Thank you for sharing your story. Even with the dark theme I enjoyed reading it. Your descriptive language is good, I could pull it around me a feel the story. The use of Munch’s Scream as an image for her face was perfect, I could see and feel it. Also describing her fear as “...rancid, dull paint...” generated an image that engaged my mind.
You tend to use extra words like “Cold” in the first sentence. You say the snow was cold then said “...in the frigid night.” Frigid makes me feel frozen, cold means I need a sweater. Also, shouldn’t it be “Internal” heat, not “Infernal?” It’s her body heat melting the snow.
“She cried in despair.” is a weak sentence. Something like, “The silent sobs bobbing her hunched back with her face contorted into an Edvard Munch Scream showed her total despair.” a Suggestion only in my words, rewrite it in yours if you keep it.
You tell me she’s staring at the fence twice.
Her face could be crusted with or shrouded with a crust of frost, but pickled took me out of the story.
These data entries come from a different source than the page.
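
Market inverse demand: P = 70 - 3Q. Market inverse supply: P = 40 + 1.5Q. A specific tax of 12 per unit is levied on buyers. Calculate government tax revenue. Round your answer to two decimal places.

Pre-tax equilibrium: 70 - 3Q = 40 + 1.5Q gives Q* = 6.6667, P* = 50.
With the tax, buyers' net willingness to pay falls by 12: (70 - 12) - 3Q = 40 + 1.5Q, so Q_t = 4. Buyers pay P_b = 58; sellers receive P_s = P_b - 12 = 46.
Tax revenue = t x Q_t = 12 x 4 = 48.

48.00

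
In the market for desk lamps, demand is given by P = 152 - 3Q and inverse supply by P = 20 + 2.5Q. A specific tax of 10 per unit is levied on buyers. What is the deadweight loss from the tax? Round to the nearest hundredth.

Pre-tax equilibrium: 152 - 3Q = 20 + 2.5Q gives Q* = 24, P* = 80.
A tax on buyers shifts demand down by 10: (152 - 10) - 3Q = 20 + 2.5Q, so Q_t = 22.1818. Buyers pay P_b = 85.4545; sellers receive P_s = P_b - 10 = 75.4545.
Deadweight loss is the triangle between the curves from Q_t to Q*: (1/2)(24 - 22.1818)(10) = 9.0909.

9.09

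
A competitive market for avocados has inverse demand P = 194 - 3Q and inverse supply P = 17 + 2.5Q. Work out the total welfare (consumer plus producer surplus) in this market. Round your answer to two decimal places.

2848.09

Set 194 - 3Q = 17 + 2.5Q, which gives 177 = 5.5Q, so Q* = 32.1818 and P* = 194 - 3(32.1818) = 97.4545.
CS = (1/2)(32.1818)(96.5455) = 1553.5041 and PS = (1/2)(32.1818)(80.4545) = 1294.5868, so total surplus = 2848.0909.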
A few others too, but your last sentence feels weak to me. First, you change case from past to present, “She should have been more, but she wasn't.” should is past and wasn’t is present. She CAN’T be “Wasn’t “ though, she’s dead. Maybe, “She could have been more, but she hadn’t been.”
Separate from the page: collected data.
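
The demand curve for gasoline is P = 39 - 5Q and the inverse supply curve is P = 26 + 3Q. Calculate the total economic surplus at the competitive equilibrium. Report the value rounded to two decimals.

10.56

Set 39 - 5Q = 26 + 3Q, which gives 13 = 8Q, so Q* = 1.625 and P* = 39 - 5(1.625) = 30.875.
Total surplus is the full triangle between the curves from 0 to Q*: (1/2)(1.625)(39 - 26) = 10.5625.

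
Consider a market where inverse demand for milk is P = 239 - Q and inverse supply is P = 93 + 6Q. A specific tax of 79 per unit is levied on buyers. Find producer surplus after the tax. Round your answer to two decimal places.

274.84

Without the tax, 239 - Q = 93 + 6Q so Q* = 20.8571 and P* = 218.1429.
A tax on buyers shifts demand down by 79: (239 - 79) - Q = 93 + 6Q, so Q_t = 9.5714. Buyers pay P_b = 229.4286; sellers receive P_s = P_b - 79 = 150.4286.
PS = (1/2)(Q_t)(P_s - 93) = (1/2)(9.5714)(57.4286) = 274.8367.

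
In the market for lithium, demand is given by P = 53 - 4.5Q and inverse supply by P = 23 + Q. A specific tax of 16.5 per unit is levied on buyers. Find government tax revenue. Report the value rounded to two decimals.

40.50

Pre-tax equilibrium: 53 - 4.5Q = 23 + Q gives Q* = 5.4545, P* = 28.4545.
With the tax, buyers' net willingness to pay falls by 16.5: (53 - 16.5) - 4.5Q = 23 + Q, so Q_t = 2.4545. Buyers pay P_b = 41.9545; sellers receive P_s = P_b - 16.5 = 25.4545.
Tax revenue = t x Q_t = 16.5 x 2.4545 = 40.5.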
You did have me woven into her plight, the finding her body statement evoked sadness in me. I also felt tremendous sadness for her because of her total immersion of herself in him. She suffered all of his Blame and punishment for him. Women are stronger than men. The only power a man has over a woman is physical strength.
Overall, quite good. Keep up the good work.
Thank you again for sharing your story with us. Stay safe and enjoy life, it’s a wonderful place to hang out.